The Panel also considered the issue of statutory paramountcy. In particular, the Panel considered section 36(5) of the Act which allows the Board to suspend or terminate a surface lease if the operator fails to pay compensation to a landowner. The Panel found that the operation of section 36(5) was in operational conflict with the BIA as it prevented a debtor's opportunity to generate income and would make rehabilitation of the bankrupt operator less likely. Therefore, the Panel held that the BIA as the federal statute prevailed under the doctrine of paramountcy which resulted in the stay under section 69.3 of the BIA prohibiting the Board from exercising its powers under section 36(5) of the Act. The Panel stated that while it was sympathetic to landowners, the Panel was bound to consider the current legislation and the Panel was compelled to accede to the stay of proceedings.

Implications

While section 36 of the Act provides a process for a landowner or lessor under a surface lease to pursue recovery of unpaid compensation under a surface lease from the Province, if an operator has made an assignment into bankruptcy, the landowner or lessor is prevented from recovering unpaid compensation that accrued prior to the bankruptcy from both the operator as well as the Province. This seems to be an unfortunate result for lessors that was likely not intended by the legislature. We also note that in Rodin v PetroGlobe Inc, 2015 ABSRB 737, the Board considered whether the lessor could recover unpaid compensation from the Province for compensation for 2014 that became due after the operator's assignment into bankruptcy.
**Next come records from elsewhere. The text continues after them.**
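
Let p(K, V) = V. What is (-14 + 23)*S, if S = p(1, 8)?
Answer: 72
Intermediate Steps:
S = 8
(-14 + 23)*S = (-14 + 23)*8 = 9*8 = 72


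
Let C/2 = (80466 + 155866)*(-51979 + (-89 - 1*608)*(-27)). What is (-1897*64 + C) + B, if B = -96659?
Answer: -15673756307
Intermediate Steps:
C = -15673538240 (C = 2*((80466 + 155866)*(-51979 + (-89 - 1*608)*(-27))) = 2*(236332*(-51979 + (-89 - 608)*(-27))) = 2*(236332*(-51979 - 697*(-27))) = 2*(236332*(-51979 + 18819)) = 2*(236332*(-33160)) = 2*(-7836769120) = -15673538240)
(-1897*64 + C) + B = (-1897*64 - 15673538240) - 96659 = (-121408 - 15673538240) - 96659 = -15673659648 - 96659 = -15673756307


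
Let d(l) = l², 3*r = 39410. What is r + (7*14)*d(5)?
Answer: 46760/3 ≈ 15587.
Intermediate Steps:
r = 39410/3 (r = (⅓)*39410 = 39410/3 ≈ 13137.)
r + (7*14)*d(5) = 39410/3 + (7*14)*5² = 39410/3 + 98*25 = 39410/3 + 2450 = 46760/3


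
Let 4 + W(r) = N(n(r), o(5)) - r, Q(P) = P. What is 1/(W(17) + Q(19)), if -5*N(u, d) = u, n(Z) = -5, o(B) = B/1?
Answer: -1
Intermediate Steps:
o(B) = B (o(B) = B*1 = B)
N(u, d) = -u/5
W(r) = -3 - r (W(r) = -4 + (-⅕*(-5) - r) = -4 + (1 - r) = -3 - r)
1/(W(17) + Q(19)) = 1/((-3 - 1*17) + 19) = 1/((-3 - 17) + 19) = 1/(-20 + 19) = 1/(-1) = -1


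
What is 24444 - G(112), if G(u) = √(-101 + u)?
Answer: 24444 - √11 ≈ 24441.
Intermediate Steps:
24444 - G(112) = 24444 - √(-101 + 112) = 24444 - √11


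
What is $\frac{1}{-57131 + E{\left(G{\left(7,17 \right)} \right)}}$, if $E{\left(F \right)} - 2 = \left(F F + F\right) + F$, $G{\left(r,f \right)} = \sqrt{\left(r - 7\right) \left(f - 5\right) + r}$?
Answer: $- \frac{28561}{1631461428} - \frac{\sqrt{7}}{1631461428} \approx -1.7508 \cdot 10^{-5}$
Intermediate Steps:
$G{\left(r,f \right)} = \sqrt{r + \left(-7 + r\right) \left(-5 + f\right)}$ ($G{\left(r,f \right)} = \sqrt{\left(-7 + r\right) \left(-5 + f\right) + r} = \sqrt{r + \left(-7 + r\right) \left(-5 + f\right)}$)
$E{\left(F \right)} = 2 + F^{2} + 2 F$ ($E{\left(F \right)} = 2 + \left(\left(F F + F\right) + F\right) = 2 + \left(\left(F^{2} + F\right) + F\right) = 2 + \left(\left(F + F^{2}\right) + F\right) = 2 + \left(F^{2} + 2 F\right) = 2 + F^{2} + 2 F$)
$\frac{1}{-57131 + E{\left(G{\left(7,17 \right)} \right)}} = \frac{1}{-57131 + \left(2 + \left(\sqrt{35 - 119 - 28 + 17 \cdot 7}\right)^{2} + 2 \sqrt{35 - 119 - 28 + 17 \cdot 7}\right)} = \frac{1}{-57131 + \left(2 + \left(\sqrt{35 - 119 - 28 + 119}\right)^{2} + 2 \sqrt{35 - 119 - 28 + 119}\right)} = \frac{1}{-57131 + \left(2 + \left(\sqrt{7}\right)^{2} + 2 \sqrt{7}\right)} = \frac{1}{-57131 + \left(2 + 7 + 2 \sqrt{7}\right)} = \frac{1}{-57131 + \left(9 + 2 \sqrt{7}\right)} = \frac{1}{-57122 + 2 \sqrt{7}}$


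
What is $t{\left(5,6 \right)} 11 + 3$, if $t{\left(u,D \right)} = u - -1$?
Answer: $69$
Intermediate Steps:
$t{\left(u,D \right)} = 1 + u$ ($t{\left(u,D \right)} = u + 1 = 1 + u$)
$t{\left(5,6 \right)} 11 + 3 = \left(1 + 5\right) 11 + 3 = 6 \cdot 11 + 3 = 66 + 3 = 69$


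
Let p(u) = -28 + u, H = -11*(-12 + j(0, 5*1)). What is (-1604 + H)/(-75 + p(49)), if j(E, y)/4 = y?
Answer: 94/3 ≈ 31.333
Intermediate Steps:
j(E, y) = 4*y
H = -88 (H = -11*(-12 + 4*(5*1)) = -11*(-12 + 4*5) = -11*(-12 + 20) = -11*8 = -88)
(-1604 + H)/(-75 + p(49)) = (-1604 - 88)/(-75 + (-28 + 49)) = -1692/(-75 + 21) = -1692/(-54) = -1692*(-1/54) = 94/3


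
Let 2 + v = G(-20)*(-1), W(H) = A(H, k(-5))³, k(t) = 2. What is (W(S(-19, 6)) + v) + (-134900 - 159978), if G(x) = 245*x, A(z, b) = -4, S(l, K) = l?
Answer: -290044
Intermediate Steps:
W(H) = -64 (W(H) = (-4)³ = -64)
v = 4898 (v = -2 + (245*(-20))*(-1) = -2 - 4900*(-1) = -2 + 4900 = 4898)
(W(S(-19, 6)) + v) + (-134900 - 159978) = (-64 + 4898) + (-134900 - 159978) = 4834 - 294878 = -290044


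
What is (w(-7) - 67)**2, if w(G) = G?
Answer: 5476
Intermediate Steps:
(w(-7) - 67)**2 = (-7 - 67)**2 = (-74)**2 = 5476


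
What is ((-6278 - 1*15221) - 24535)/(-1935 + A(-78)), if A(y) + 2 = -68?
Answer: 46034/2005 ≈ 22.960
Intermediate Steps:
A(y) = -70 (A(y) = -2 - 68 = -70)
((-6278 - 1*15221) - 24535)/(-1935 + A(-78)) = ((-6278 - 1*15221) - 24535)/(-1935 - 70) = ((-6278 - 15221) - 24535)/(-2005) = (-21499 - 24535)*(-1/2005) = -46034*(-1/2005) = 46034/2005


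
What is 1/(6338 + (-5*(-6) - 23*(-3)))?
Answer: 1/6437 ≈ 0.00015535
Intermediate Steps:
1/(6338 + (-5*(-6) - 23*(-3))) = 1/(6338 + (30 + 69)) = 1/(6338 + 99) = 1/6437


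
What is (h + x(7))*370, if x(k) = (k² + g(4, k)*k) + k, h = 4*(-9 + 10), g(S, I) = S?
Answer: 32560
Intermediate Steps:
h = 4 (h = 4*1 = 4)
x(k) = k² + 5*k (x(k) = (k² + 4*k) + k = k² + 5*k)
(h + x(7))*370 = (4 + 7*(5 + 7))*370 = (4 + 7*12)*370 = (4 + 84)*370 = 88*370 = 32560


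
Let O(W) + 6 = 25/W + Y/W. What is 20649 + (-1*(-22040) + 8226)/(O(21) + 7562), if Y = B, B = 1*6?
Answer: 3277776429/158707 ≈ 20653.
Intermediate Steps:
B = 6
Y = 6
O(W) = -6 + 31/W (O(W) = -6 + (25/W + 6/W) = -6 + 31/W)
20649 + (-1*(-22040) + 8226)/(O(21) + 7562) = 20649 + (-1*(-22040) + 8226)/((-6 + 31/21) + 7562) = 20649 + (22040 + 8226)/((-6 + 31*(1/21)) + 7562) = 20649 + 30266/((-6 + 31/21) + 7562) = 20649 + 30266/(-95/21 + 7562) = 20649 + 30266/(158707/21) = 20649 + 30266*(21/158707) = 20649 + 635586/158707 = 3277776429/158707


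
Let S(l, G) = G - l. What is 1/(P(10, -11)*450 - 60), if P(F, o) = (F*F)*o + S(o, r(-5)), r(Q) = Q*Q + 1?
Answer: -1/478410 ≈ -2.0903e-6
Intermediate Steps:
r(Q) = 1 + Q**2 (r(Q) = Q**2 + 1 = 1 + Q**2)
P(F, o) = 26 - o + o*F**2 (P(F, o) = (F*F)*o + ((1 + (-5)**2) - o) = F**2*o + ((1 + 25) - o) = o*F**2 + (26 - o) = 26 - o + o*F**2)
1/(P(10, -11)*450 - 60) = 1/((26 - 1*(-11) - 11*10**2)*450 - 60) = 1/((26 + 11 - 11*100)*450 - 60) = 1/((26 + 11 - 1100)*450 - 60) = 1/(-1063*450 - 60) = 1/(-478350 - 60) = 1/(-478410) = -1/478410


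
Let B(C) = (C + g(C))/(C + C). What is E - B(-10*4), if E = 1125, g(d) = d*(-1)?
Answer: 1125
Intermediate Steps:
g(d) = -d
B(C) = 0 (B(C) = (C - C)/(C + C) = 0/((2*C)) = 0*(1/(2*C)) = 0)
E - B(-10*4) = 1125 - 1*0 = 1125 + 0 = 1125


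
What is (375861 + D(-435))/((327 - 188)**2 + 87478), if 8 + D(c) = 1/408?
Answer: 153348025/43573992 ≈ 3.5193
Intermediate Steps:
D(c) = -3263/408 (D(c) = -8 + 1/408 = -3263/408)
(375861 + D(-435))/((327 - 188)**2 + 87478) = (375861 - 3263/408)/((327 - 188)**2 + 87478) = 153348025/(408*(139**2 + 87478)) = 153348025/(408*(19321 + 87478)) = (153348025/408)/106799 = (153348025/408)*(1/106799) = 153348025/43573992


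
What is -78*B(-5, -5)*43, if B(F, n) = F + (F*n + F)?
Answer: -50310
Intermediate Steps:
B(F, n) = 2*F + F*n (B(F, n) = F + (F + F*n) = 2*F + F*n)
-78*B(-5, -5)*43 = -(-390)*(2 - 5)*43 = -(-390)*(-3)*43 = -78*15*43 = -1170*43 = -50310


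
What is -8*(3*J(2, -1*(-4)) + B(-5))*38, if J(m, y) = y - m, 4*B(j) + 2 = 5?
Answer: -2052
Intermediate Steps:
B(j) = ¾ (B(j) = -½ + (¼)*5 = -½ + 5/4 = ¾)
-8*(3*J(2, -1*(-4)) + B(-5))*38 = -8*(3*(-1*(-4) - 1*2) + ¾)*38 = -8*(3*(4 - 2) + ¾)*38 = -8*(3*2 + ¾)*38 = -8*(6 + ¾)*38 = -8*27/4*38 = -54*38 = -2052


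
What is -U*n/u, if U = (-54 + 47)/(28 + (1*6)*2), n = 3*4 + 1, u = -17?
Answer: -91/680 ≈ -0.13382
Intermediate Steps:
n = 13 (n = 12 + 1 = 13)
U = -7/40 (U = -7/(28 + 6*2) = -7/(28 + 12) = -7/40 ≈ -0.17500)
-U*n/u = -(-7)*13/(-17)/40 = -(-7)*13*(-1/17)/40 = -(-7)*(-13)/(40*17) = -1*91/680 = -91/680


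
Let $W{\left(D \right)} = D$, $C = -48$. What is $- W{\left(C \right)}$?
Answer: $48$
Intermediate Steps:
$- W{\left(C \right)} = \left(-1\right) \left(-48\right) = 48$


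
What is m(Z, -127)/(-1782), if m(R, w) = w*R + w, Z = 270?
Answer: 34417/1782 ≈ 19.314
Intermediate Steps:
m(R, w) = w + R*w (m(R, w) = R*w + w = w + R*w)
m(Z, -127)/(-1782) = -127*(1 + 270)/(-1782) = -127*271*(-1/1782) = -34417*(-1/1782) = 34417/1782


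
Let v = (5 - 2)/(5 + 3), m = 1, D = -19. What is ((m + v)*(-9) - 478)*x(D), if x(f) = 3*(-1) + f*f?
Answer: -702217/4 ≈ -1.7555e+5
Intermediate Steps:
x(f) = -3 + f²
v = 3/8 ≈ 0.37500
((m + v)*(-9) - 478)*x(D) = ((1 + 3/8)*(-9) - 478)*(-3 + (-19)²) = ((11/8)*(-9) - 478)*(-3 + 361) = (-99/8 - 478)*358 = -3923/8*358 = -702217/4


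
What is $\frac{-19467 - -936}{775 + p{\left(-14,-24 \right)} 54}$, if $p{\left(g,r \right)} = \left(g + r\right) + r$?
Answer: $\frac{18531}{2573} \approx 7.2021$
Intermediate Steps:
$p{\left(g,r \right)} = g + 2 r$
$\frac{-19467 - -936}{775 + p{\left(-14,-24 \right)} 54} = \frac{-19467 - -936}{775 + \left(-14 + 2 \left(-24\right)\right) 54} = \frac{-19467 + \left(-45 + 981\right)}{775 + \left(-14 - 48\right) 54} = \frac{-19467 + 936}{775 - 3348} = - \frac{18531}{775 - 3348} = - \frac{18531}{-2573} = \left(-18531\right) \left(- \frac{1}{2573}\right) = \frac{18531}{2573}$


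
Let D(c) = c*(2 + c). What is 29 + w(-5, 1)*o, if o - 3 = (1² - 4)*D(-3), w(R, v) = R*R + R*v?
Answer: -91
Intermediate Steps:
w(R, v) = R² + R*v
o = -6 (o = 3 + (1² - 4)*(-3*(2 - 3)) = 3 + (1 - 4)*(-3*(-1)) = 3 - 3*3 = 3 - 9 = -6)
29 + w(-5, 1)*o = 29 - 5*(-5 + 1)*(-6) = 29 - 5*(-4)*(-6) = 29 + 20*(-6) = 29 - 120 = -91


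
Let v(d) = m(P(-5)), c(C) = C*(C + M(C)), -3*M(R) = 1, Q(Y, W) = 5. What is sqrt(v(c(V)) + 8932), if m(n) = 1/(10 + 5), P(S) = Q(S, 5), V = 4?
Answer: sqrt(2009715)/15 ≈ 94.510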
The Board concluded that the compensation constituted debts accruing after the effective date of bankruptcy and was therefore not a claim provable in bankruptcy. However, we note that in Rodin the operator's rights had already been terminated for unpaid compensation for 2013.

Therefore, while not completely clear, it appears that the key issue in determining whether a landowner or lessor is able to claim compensation is whether the Board has terminated the operator's rights under the surface leases. If the Board has terminated the operator's rights, landowners can seek compensation under section 36. However, the Board cannot terminate an operator's rights for unpaid compensation that has accrued prior to bankruptcy.

As the current economic climate and low commodity price environment continues, we expect there will be ongoing issues arising where the interplay between bankruptcy and insolvency legislation and the oil and gas industry becomes prevalent. For example, a decision is expected to be rendered soon dealing with the interaction between the Alberta Energy Regulator, the Orphan Well Fund, receiver-managers and bankruptcy trustees in Red Water Energy Corp.